Magie de la Mort et des Os
La magie de la Mort et des Os ne restaure pas la vie. Elle préserve ce qui reste utile après la vie : la Mémoire chez les morts et la Fonction dans le rôle qu’ils peuvent encore accomplir. Ses armées sont les plus fortes près des lieux qui se souviennent d’elles.
Les morts continuent leur Fonction
La nécromancie occupe une place précise dans le Cycle : Mémoire plus Fonction. Les morts ont de la valeur non parce que la mort libère une énergie sombre générique, mais parce que les restes peuvent encore conserver un enregistrement et recevoir une tâche. L’os est particulièrement utile parce qu’Aurelion le traite à plusieurs reprises comme une Mémoire rendue matière. Un nécromancien n’a donc pas besoin de recréer une personne. L’école a besoin d’un schéma suffisamment préservé pour qu’un Corps mort, un squelette ou un fragment continue d’agir comme quelque chose.
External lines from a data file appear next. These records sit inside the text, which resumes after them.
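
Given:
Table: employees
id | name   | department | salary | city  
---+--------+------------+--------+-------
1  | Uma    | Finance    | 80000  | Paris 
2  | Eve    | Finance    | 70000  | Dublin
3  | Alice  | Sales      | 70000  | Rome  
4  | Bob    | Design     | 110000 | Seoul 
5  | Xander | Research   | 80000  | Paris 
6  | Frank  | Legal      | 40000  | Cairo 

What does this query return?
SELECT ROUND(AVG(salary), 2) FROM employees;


SUM(salary) = 450000
COUNT = 6
ROUND(AVG, 2) = ROUND(450000 / 6, 2) = 75000.0

75000.0


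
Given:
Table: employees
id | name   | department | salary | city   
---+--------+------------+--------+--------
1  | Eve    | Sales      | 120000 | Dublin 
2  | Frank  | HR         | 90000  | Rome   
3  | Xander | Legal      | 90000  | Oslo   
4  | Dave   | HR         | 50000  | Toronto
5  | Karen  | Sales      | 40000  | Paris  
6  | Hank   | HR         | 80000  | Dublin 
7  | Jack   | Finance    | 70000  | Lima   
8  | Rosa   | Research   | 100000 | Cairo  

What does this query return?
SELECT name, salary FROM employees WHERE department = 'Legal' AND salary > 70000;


Filtering: department = 'Legal' AND salary > 70000
Matching: 1 rows

1 rows:
Xander, 90000


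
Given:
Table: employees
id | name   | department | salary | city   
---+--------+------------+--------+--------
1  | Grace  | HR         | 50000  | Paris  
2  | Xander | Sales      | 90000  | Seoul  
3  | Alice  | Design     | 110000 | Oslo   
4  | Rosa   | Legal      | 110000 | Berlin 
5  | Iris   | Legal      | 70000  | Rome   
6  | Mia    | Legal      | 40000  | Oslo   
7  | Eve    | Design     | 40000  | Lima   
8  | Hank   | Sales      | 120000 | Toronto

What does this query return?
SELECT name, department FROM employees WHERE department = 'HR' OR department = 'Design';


Filtering: department = 'HR' OR 'Design'
Matching: 3 rows

3 rows:
Grace, HR
Alice, Design
Eve, Design


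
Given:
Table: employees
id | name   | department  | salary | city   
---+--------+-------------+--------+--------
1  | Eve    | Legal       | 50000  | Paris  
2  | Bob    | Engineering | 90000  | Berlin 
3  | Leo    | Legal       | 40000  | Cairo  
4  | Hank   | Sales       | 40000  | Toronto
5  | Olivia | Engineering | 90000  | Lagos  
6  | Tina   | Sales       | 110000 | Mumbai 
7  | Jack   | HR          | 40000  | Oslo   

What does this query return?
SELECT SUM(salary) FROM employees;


SUM(salary) = 50000 + 90000 + 40000 + 40000 + 90000 + 110000 + 40000 = 460000

460000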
Deux opérations montrent la distinction. Les formations relevées transforment des os en rangs disciplinés — non des citoyens ressuscités, mais des Corps dont la Fonction de soldat est restaurée. Les amulettes de mémoire osseuse peuvent greffer des compétences comme si les restes se souvenaient encore assez bien d’une technique pour la prêter. Les académies orientales poussent la même logique vers des constructions, des exosquelettes et le travail prédictif avec l’os de dragon. Dans tous ces cas, l’école est plus proche de l’archive et de la machine que de la résurrection.
L’échelle dépend fortement d’un ancrage. Une formation nécromantique peut être redoutable dans une nécropole, un champ de bataille, une ruine ou une autre zone saturée de Mémoire et de Fonction préservées ; loin de cet ancrage, l’efficacité chute fortement. Cette faiblesse géographique explique le motif militaire récurrent des morts d’Aurelion : profondeur locale immense, mauvaise projection à longue distance. Ailleurs, la source le dit brutalement — les morts n’ont pas besoin de pain, mais ils ont besoin d’un maître, et aussi d’un lieu qui se souvient de ce qu’ils sont censés être.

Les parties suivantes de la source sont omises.